Berkshire Anime and Manga Convention: Weekend filled with colorful characters

Monday May 7, 2012

PITTSFIELD - Perhaps the first indication that this weekend convention wasn't your average corporate get-together was the sign on the front door of the Crown Plaza Hotel.

"No Real Weapons Allowed Inside!"

This wasn't because BAM Con 2012 was expected to be violent. But over the past three days, a host of people dressed as elves, Ninja, assassins, wizards and other assorted heroes passed into the Crown Plaza lobby to the second floor convention area. And "live steel" as real swords and spears are called by fantasy conventioneers, is frowned upon.

BAM Con is billed as the "first" Berkshire Anime and Manga Convention, although organizer Jon Wynn admitted that there was an earlier one-day Manga convention in the city a few years ago. But this convention, Wynn clarified, is certainly the first three-day affair.

Manga are comics created originally in Japan, conforming to a style actually developed there in the 19th century. Since the 1950s, manga has become a large part of the Japanese publishing industry. In the United States alone, the manga market is estimated at more than $250 million a year. Anime is the abbreviated version of "animation" and refers to a particular style of animation characterized by colorful graphics and often featuring themes aimed at a more adult audience.

"I think the difference between manga and American comics is that there is more focus on how the pictures and the story flows," said Christine Chong, an animator and storyboard artist from New Jersey. Chong had a table in the convention's art room, selling her latest book, "Two Masters."

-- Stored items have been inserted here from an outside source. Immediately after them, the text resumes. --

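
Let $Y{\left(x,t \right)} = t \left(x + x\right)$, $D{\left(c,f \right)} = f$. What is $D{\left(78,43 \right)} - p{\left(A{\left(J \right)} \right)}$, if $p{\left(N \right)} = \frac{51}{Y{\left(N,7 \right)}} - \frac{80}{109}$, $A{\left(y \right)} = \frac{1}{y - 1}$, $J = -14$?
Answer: $\frac{150123}{1526} \approx 98.377$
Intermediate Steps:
$A{\left(y \right)} = \frac{1}{-1 + y}$
$Y{\left(x,t \right)} = 2 t x$ ($Y{\left(x,t \right)} = t 2 x = 2 t x$)
$p{\left(N \right)} = - \frac{80}{109} + \frac{51}{14 N}$ ($p{\left(N \right)} = \frac{51}{2 \cdot 7 N} - \frac{80}{109} = \frac{51}{14 N} - \frac{80}{109} = - \frac{80}{109} + \frac{51}{14 N}$)
$D{\left(78,43 \right)} - p{\left(A{\left(J \right)} \right)} = 43 - \frac{5559 - \frac{1120}{-1 - 14}}{1526 \frac{1}{-1 - 14}} = 43 - \frac{5559 - \frac{1120}{-15}}{1526 \frac{1}{-15}} = 43 - \frac{5559 - - \frac{224}{3}}{1526 \left(- \frac{1}{15}\right)} = 43 - \frac{1}{1526} \left(-15\right) \left(5559 + \frac{224}{3}\right) = 43 - \frac{1}{1526} \left(-15\right) \frac{16901}{3} = 43 - - \frac{84505}{1526} = 43 + \frac{84505}{1526} = \frac{150123}{1526}$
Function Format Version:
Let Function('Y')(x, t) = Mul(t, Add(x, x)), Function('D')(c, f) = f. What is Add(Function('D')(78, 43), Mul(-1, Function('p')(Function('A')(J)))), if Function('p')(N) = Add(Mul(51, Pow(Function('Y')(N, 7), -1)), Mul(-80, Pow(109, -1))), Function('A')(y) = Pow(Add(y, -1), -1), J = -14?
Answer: Rational(150123, 1526) ≈ 98.377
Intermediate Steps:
Function('A')(y) = Pow(Add(-1, y), -1)
Function('Y')(x, t) = Mul(2, t, x) (Function('Y')(x, t) = Mul(t, Mul(2, x)) = Mul(2, t, x))
Function('p')(N) = Add(Rational(-80, 109), Mul(Rational(51, 14), Pow(N, -1))) (Function('p')(N) = Add(Mul(51, Pow(Mul(2, 7, N), -1)), Mul(-80, Pow(109, -1))) = Add(Mul(51, Pow(Mul(14, N), -1)), Mul(-80, Rational(1, 109))) = Add(Mul(51, Mul(Rational(1, 14), Pow(N, -1))), Rational(-80, 109)) = Add(Mul(Rational(51, 14), Pow(N, -1)), Rational(-80, 109)) = Add(Rational(-80, 109), Mul(Rational(51, 14), Pow(N, -1))))
Add(Function('D')(78, 43), Mul(-1, Function('p')(Function('A')(J)))) = Add(43, Mul(-1, Mul(Rational(1, 1526), Pow(Pow(Add(-1, -14), -1), -1), Add(5559, Mul(-1120, Pow(Add(-1, -14), -1)))))) = Add(43, Mul(-1, Mul(Rational(1, 1526), Pow(Pow(-15, -1), -1), Add(5559, Mul(-1120, Pow(-15, -1)))))) = Add(43, Mul(-1, Mul(Rational(1, 1526), Pow(Rational(-1, 15), -1), Add(5559, Mul(-1120, Rational(-1, 15)))))) = Add(43, Mul(-1, Mul(Rational(1, 1526), -15, Add(5559, Rational(224, 3))))) = Add(43, Mul(-1, Mul(Rational(1, 1526), -15, Rational(16901, 3)))) = Add(43, Mul(-1, Rational(-84505, 1526))) = Add(43, Rational(84505, 1526)) = Rational(150123, 1526)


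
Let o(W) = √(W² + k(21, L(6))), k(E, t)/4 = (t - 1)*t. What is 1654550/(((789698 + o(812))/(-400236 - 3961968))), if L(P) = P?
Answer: -7307222020410620/799515733 + 240582820940*√164866/10393704529 ≈ -9.1302e+6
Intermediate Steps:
k(E, t) = 4*t*(-1 + t) (k(E, t) = 4*((t - 1)*t) = 4*((-1 + t)*t) = 4*(t*(-1 + t)) = 4*t*(-1 + t))
o(W) = √(120 + W²) (o(W) = √(W² + 4*6*(-1 + 6)) = √(W² + 4*6*5) = √(W² + 120) = √(120 + W²))
1654550/(((789698 + o(812))/(-400236 - 3961968))) = 1654550/(((789698 + √(120 + 812²))/(-400236 - 3961968))) = 1654550/(((789698 + √(120 + 659344))/(-4362204))) = 1654550/(((789698 + √659464)*(-1/4362204))) = 1654550/(((789698 + 2*√164866)*(-1/4362204))) = 1654550/(-56407/311586 - √164866/2181102)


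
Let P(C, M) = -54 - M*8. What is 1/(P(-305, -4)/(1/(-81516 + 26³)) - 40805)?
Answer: 1/1365875 ≈ 7.3213e-7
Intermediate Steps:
P(C, M) = -54 - 8*M
1/(P(-305, -4)/(1/(-81516 + 26³)) - 40805) = 1/((-54 - 8*(-4))/(1/(-81516 + 26³)) - 40805) = 1/((-54 + 32)/(1/(-81516 + 17576)) - 40805) = 1/(-22/(1/(-63940)) - 40805) = 1/(-22/(-1/63940) - 40805) = 1/(-22*(-63940) - 40805) = 1/(1406680 - 40805) = 1/1365875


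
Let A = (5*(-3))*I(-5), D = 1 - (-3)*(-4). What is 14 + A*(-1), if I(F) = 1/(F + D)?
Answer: 209/16 ≈ 13.063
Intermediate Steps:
D = -11 (D = 1 - 1*12 = 1 - 12 = -11)
I(F) = 1/(-11 + F) (I(F) = 1/(F - 11) = 1/(-11 + F))
A = 15/16 (A = (5*(-3))/(-11 - 5) = -15/(-16) = -15*(-1/16) = 15/16 ≈ 0.93750)
14 + A*(-1) = 14 + (15/16)*(-1) = 14 - 15/16 = 209/16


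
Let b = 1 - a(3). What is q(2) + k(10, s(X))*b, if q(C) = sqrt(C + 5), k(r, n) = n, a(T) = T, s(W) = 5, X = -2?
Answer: -10 + sqrt(7) ≈ -7.3542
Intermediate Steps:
q(C) = sqrt(5 + C)
b = -2 (b = 1 - 1*3 = 1 - 3 = -2)
q(2) + k(10, s(X))*b = sqrt(5 + 2) + 5*(-2) = sqrt(7) - 10 = -10 + sqrt(7)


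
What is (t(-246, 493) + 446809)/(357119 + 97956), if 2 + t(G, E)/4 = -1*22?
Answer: 446713/455075 ≈ 0.98162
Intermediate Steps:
t(G, E) = -96 (t(G, E) = -8 + 4*(-1*22) = -8 + 4*(-22) = -8 - 88 = -96)
(t(-246, 493) + 446809)/(357119 + 97956) = (-96 + 446809)/(357119 + 97956) = 446713/455075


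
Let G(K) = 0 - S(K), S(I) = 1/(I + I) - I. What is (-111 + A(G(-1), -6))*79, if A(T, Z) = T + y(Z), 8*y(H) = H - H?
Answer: -17617/2 ≈ -8808.5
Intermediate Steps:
y(H) = 0 (y(H) = (H - H)/8 = (⅛)*0 = 0)
S(I) = 1/(2*I) - I
G(K) = K - 1/(2*K) (G(K) = 0 - (1/(2*K) - K) = 0 + (K - 1/(2*K)) = K - 1/(2*K))
A(T, Z) = T (A(T, Z) = T + 0 = T)
(-111 + A(G(-1), -6))*79 = (-111 + (-1 - ½/(-1)))*79 = (-111 + (-1 - ½*(-1)))*79 = (-111 + (-1 + ½))*79 = (-111 - ½)*79 = -223/2*79 = -17617/2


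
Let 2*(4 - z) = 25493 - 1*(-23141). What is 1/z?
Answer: -1/24313 ≈ -4.1130e-5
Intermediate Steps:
z = -24313 (z = 4 - (25493 - 1*(-23141))/2 = 4 - (25493 + 23141)/2 = 4 - 1/2*48634 = 4 - 24317 = -24313)
1/z = 1/(-24313) = -1/24313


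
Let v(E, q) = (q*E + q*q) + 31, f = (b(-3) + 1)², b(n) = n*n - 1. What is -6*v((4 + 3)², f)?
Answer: -63366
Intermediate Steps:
b(n) = -1 + n² (b(n) = n² - 1 = -1 + n²)
f = 81 (f = ((-1 + (-3)²) + 1)² = ((-1 + 9) + 1)² = (8 + 1)² = 9² = 81)
v(E, q) = 31 + q² + E*q (v(E, q) = (E*q + q²) + 31 = (q² + E*q) + 31 = 31 + q² + E*q)
-6*v((4 + 3)², f) = -6*(31 + 81² + (4 + 3)²*81) = -6*(31 + 6561 + 7²*81) = -6*(31 + 6561 + 49*81) = -6*(31 + 6561 + 3969) = -6*10561 = -63366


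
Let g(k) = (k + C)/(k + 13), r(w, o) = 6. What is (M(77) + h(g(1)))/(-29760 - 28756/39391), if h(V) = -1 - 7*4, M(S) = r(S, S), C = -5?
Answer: 905993/1172304916 ≈ 0.00077283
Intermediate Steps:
g(k) = (-5 + k)/(13 + k) (g(k) = (k - 5)/(k + 13) = (-5 + k)/(13 + k))
M(S) = 6
h(V) = -29 (h(V) = -1 - 28 = -29)
(M(77) + h(g(1)))/(-29760 - 28756/39391) = (6 - 29)/(-29760 - 28756/39391) = -23/(-29760 - 28756*1/39391) = -23/(-29760 - 28756/39391) = -23/(-1172304916/39391) = -23*(-39391/1172304916) = 905993/1172304916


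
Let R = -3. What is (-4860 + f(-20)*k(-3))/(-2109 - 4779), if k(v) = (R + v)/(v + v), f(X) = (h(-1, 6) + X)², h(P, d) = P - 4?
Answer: 605/984 ≈ 0.61484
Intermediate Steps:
h(P, d) = -4 + P
f(X) = (-5 + X)² (f(X) = ((-4 - 1) + X)² = (-5 + X)²)
k(v) = (-3 + v)/(2*v) (k(v) = (-3 + v)/(v + v) = (-3 + v)/((2*v)) = (-3 + v)*(1/(2*v)) = (-3 + v)/(2*v))
(-4860 + f(-20)*k(-3))/(-2109 - 4779) = (-4860 + (-5 - 20)²*((½)*(-3 - 3)/(-3)))/(-2109 - 4779) = (-4860 + (-25)²*((½)*(-⅓)*(-6)))/(-6888) = (-4860 + 625*1)*(-1/6888) = (-4860 + 625)*(-1/6888) = -4235*(-1/6888) = 605/984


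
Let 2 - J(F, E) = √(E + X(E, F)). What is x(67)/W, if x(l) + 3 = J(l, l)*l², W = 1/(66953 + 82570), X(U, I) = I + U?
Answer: 1341968925 - 671208747*√201 ≈ -8.1741e+9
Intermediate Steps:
J(F, E) = 2 - √(F + 2*E) (J(F, E) = 2 - √(E + (F + E)) = 2 - √(E + (E + F)) = 2 - √(F + 2*E))
W = 1/149523 ≈ 6.6879e-6
x(l) = -3 + l²*(2 - √3*√l) (x(l) = -3 + (2 - √(l + 2*l))*l² = -3 + (2 - √(3*l))*l² = -3 + (2 - √3*√l)*l² = -3 + l²*(2 - √3*√l))
x(67)/W = (-3 + 67²*(2 - √3*√67))/(1/149523) = (-3 + 4489*(2 - √201))*149523 = (-3 + (8978 - 4489*√201))*149523 = (8975 - 4489*√201)*149523 = 1341968925 - 671208747*√201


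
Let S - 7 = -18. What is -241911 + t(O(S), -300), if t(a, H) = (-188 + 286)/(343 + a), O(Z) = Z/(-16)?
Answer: -1330267021/5499 ≈ -2.4191e+5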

"In manga, illustration is second to the story line," said Chong.

In addition to manga and anime, the weekend convention also showcased American comics, science fiction and gaming, according to Jon Wynn, one of the promoters.

Wynn, a Pittsfield native, in the head of, a small media studio that, according to its website, specializes in music/audio production and engineering. Media-Crash was one of the major sponsors of the event. Wynn, Amelia Ritter of Pittsfield and Crystal Howcroft of Adams are members of the Berkshire Anime and Manga Club, a club devoted to studying, reading and watching Japanese comics and animation.This weekend's convention was largely planned by the three.

In addition, there were gaming tournaments sponsored by the comic shop Fantasy Realms, a longtime host for gaming events in the area.

Wynn explained that manga conventions have popped up all over the country. There are, for example, conventions in Connecticut, the capital region in New York and Boston.

"There just seemed to be a gap, and we wanted to fill it," he said.

The event featured anime and manga celebrities such as Rob " Lord Zedd" Axlerod, who starred in the television series "Star Trek Voyager" and "The Mighty Morphin Power Rangers."

There were, throughout the weekend, a host of individuals dressed as various manga, anime, gaming and comic book characters. Laura, a gaming fan from central New York state, was dressed as the elfinlike "Link", the protagonist of Nintendo's "Legend of Zelda" series, first created in 1986.

Laura, a young woman in her late 20s, explained that she visits several manga conventions every year, dressed as her favorite character.

"It's a way to network with people who enjoy anime," she said. "And it gives you a chance to check out new anime and games."

As for coming to the shows in costume, she explained that "some people come to enter contests. I just do it for fun."